Na comparação com o mesmo período de 2025, Divinópolis registrou aumento no número de notificações da doença. Enquanto neste ano foram contabilizadas 4.404 notificações, no ano passado o município havia registrado 3.389.

O número de casos confirmados, entretanto, apresentou leve redução. Em 2025, haviam sido confirmados 2.203 casos, contra 2.087 em 2026. As hospitalizações, por outro lado, cresceram de 223 para 273 no período analisado.

Outra diferença está nos óbitos. No mesmo período de 2025, a cidade ainda não havia registrado mortes confirmadas por dengue, embora existissem seis óbitos em investigação. Em 2026, o município já contabiliza quatro mortes confirmadas e nenhuma em investigação.

Faixa etária

A faixa etária entre 20 e 29 anos concentra o maior número de casos confirmados de dengue em Divinópolis, com 847 registros.
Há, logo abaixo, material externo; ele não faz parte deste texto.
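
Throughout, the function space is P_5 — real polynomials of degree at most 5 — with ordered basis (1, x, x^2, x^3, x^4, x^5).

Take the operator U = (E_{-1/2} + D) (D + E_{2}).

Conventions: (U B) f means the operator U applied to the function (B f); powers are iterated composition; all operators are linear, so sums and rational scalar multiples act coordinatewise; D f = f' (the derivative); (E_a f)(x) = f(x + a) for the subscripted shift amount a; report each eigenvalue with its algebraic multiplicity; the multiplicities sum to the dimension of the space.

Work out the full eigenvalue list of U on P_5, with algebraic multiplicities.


λ = 1 (multiplicity 6)

image of 1: 1
image of x: x + 7/2
image of x^2: x^2 + 7x + 29/4
image of x^3: x^3 + (21/2)x^2 + (87/4)x + 129/8
image of x^4: x^4 + 14x^3 + (87/2)x^2 + (129/2)x + 585/16
image of x^5: x^5 + (35/2)x^4 + (145/2)x^3 + (645/4)x^2 + (2925/16)x + 2813/32
the matrix is upper triangular; its diagonal is (1, 1, 1, 1, 1, 1)
for a triangular matrix the eigenvalues are the diagonal entries, with algebraic multiplicity their repetition count


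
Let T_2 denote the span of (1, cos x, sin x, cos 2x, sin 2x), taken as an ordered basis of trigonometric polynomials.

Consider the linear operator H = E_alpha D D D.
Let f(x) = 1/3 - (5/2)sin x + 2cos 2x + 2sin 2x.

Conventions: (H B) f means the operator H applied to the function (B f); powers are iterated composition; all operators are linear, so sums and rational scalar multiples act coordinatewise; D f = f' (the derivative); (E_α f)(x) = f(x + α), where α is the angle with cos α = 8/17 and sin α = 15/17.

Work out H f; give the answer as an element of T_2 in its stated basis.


the result is g(x) = (20/17)cos x - (75/34)sin x + (6416/289)cos 2x + (1264/289)sin 2x

D f = -(5/2)cos x + 4cos 2x - 4sin 2x
D D f = (5/2)sin x - 8cos 2x - 8sin 2x
D D D f = (5/2)cos x - 16cos 2x + 16sin 2x
E_alpha D D D f = (20/17)cos x - (75/34)sin x + (6416/289)cos 2x + (1264/289)sin 2x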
Em seguida aparecem as pessoas entre 30 e 39 anos, com 777 casos, e aquelas entre 40 e 49 anos, com 690.

Entre os moradores com 60 anos ou mais foram registrados 616 casos. Na faixa de 50 a 59 anos, são 503 confirmações. Já entre adolescentes de 15 a 19 anos, o balanço aponta 337 casos.

As menores ocorrências estão entre crianças menores de um ano, com 16 registros, seguidas pelas faixas de um a quatro anos, com 164 casos, e de cinco a nove anos, com 192.

Centro lidera 

Entre os bairros com maior número de casos notificados, o Centro aparece na primeira posição, com 300 registros. Na sequência estão São José, com 193 notificações, Catalão, com 156, Planalto, com 151, e Tietê, com 126.
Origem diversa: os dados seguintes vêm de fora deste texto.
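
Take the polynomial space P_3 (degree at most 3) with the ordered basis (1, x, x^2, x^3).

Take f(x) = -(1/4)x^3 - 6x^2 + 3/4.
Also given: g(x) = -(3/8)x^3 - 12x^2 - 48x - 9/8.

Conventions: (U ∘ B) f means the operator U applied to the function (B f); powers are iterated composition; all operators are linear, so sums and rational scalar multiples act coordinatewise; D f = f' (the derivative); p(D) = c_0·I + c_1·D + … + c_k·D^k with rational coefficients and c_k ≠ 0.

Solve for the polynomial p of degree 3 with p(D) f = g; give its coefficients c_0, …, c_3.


D^0 f = -(1/4)x^3 - 6x^2 + 3/4
D^1 f = -(3/4)x^2 - 12x
D^2 f = -(3/2)x - 12
D^3 f = -3/2
matching coefficients of g against c_0 f + c_1 Df + … from the top degree down determines the c_i
solution: c_0 = 3/2, c_1 = 4, c_2 = 0, c_3 = 3/2

c_0 = 3/2, c_1 = 4, c_2 = 0, c_3 = 3/2


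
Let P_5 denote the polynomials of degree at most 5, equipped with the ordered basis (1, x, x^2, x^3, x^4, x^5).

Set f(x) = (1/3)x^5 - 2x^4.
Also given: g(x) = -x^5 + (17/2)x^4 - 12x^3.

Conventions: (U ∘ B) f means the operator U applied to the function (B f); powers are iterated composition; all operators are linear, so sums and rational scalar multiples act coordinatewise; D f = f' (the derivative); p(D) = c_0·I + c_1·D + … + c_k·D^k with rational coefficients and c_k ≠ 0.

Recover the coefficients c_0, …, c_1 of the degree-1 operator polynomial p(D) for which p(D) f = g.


p(D) = -3·I + (3/2)·D, i.e. c_0 = -3, c_1 = 3/2

D^0 f = (1/3)x^5 - 2x^4
D^1 f = (5/3)x^4 - 8x^3
matching coefficients of g against c_0 f + c_1 Df + … from the top degree down determines the c_i
solution: c_0 = -3, c_1 = 3/2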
Também figuram entre os bairros mais afetados Belvedere, com 125 casos, São Roque, com 115, Campina Verde, com 103, Afonso Pena, com 98, Niterói, com 86, Bom Pastor, com 85, e Santa Lúcia, com 82 notificações.

Chikungunya e Zika

Além da dengue, o boletim da Prefeitura também traz informações sobre outras doenças transmitidas pelo Aedes aegypti.
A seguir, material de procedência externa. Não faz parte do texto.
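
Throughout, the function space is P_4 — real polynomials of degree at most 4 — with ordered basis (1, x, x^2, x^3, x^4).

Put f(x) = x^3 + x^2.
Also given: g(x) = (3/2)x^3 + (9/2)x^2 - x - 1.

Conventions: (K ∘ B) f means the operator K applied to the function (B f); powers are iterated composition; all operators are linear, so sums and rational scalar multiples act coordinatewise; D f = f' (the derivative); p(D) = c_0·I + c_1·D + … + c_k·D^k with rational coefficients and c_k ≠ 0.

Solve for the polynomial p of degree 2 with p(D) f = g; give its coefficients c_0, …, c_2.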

Em relação à chikungunya, foram registradas 39 notificações em 2026, das quais sete foram confirmadas. Cinco pessoas precisaram de hospitalização e não houve registro de óbitos ou mortes em investigação.

Já o Zika Vírus não teve casos registrados neste ano. O balanço aponta zero notificações, nenhuma confirmação, hospitalização ou óbito relacionado à doença.

Prevenção 

O Aedes aegypti é o principal transmissor dos vírus da dengue, da febre chikungunya e do Zika Vírus. O mosquito possui marcações brancas nas pernas e no dorso, em formato semelhante a uma lira, e tem hábitos predominantemente domésticos, vivendo dentro ou ao redor de residências, estabelecimentos comerciais, escolas e outros locais frequentados por pessoas.

Segundo as orientações, a principal forma de combate à dengue continua sendo a eliminação dos criadouros do mosquito. Entre as medidas recomendadas estão manter caixas d'água e reservatórios devidamente tampados, eliminar recipientes que possam acumular água, limpar regularmente calhas, ralos e bandejas de ar-condicionado, guardar garrafas, baldes e pneus em locais cobertos ou com a abertura voltada para baixo, além de utilizar areia nos pratos de vasos de plantas e manter piscinas limpas.

Também é recomendado remover folhas e outros materiais que favoreçam o acúmulo de água, lavar recipientes com água e sabão e, quando necessário, solicitar a atuação dos agentes de saúde para aplicação de larvicida em grandes reservatórios destinados ao consumo humano.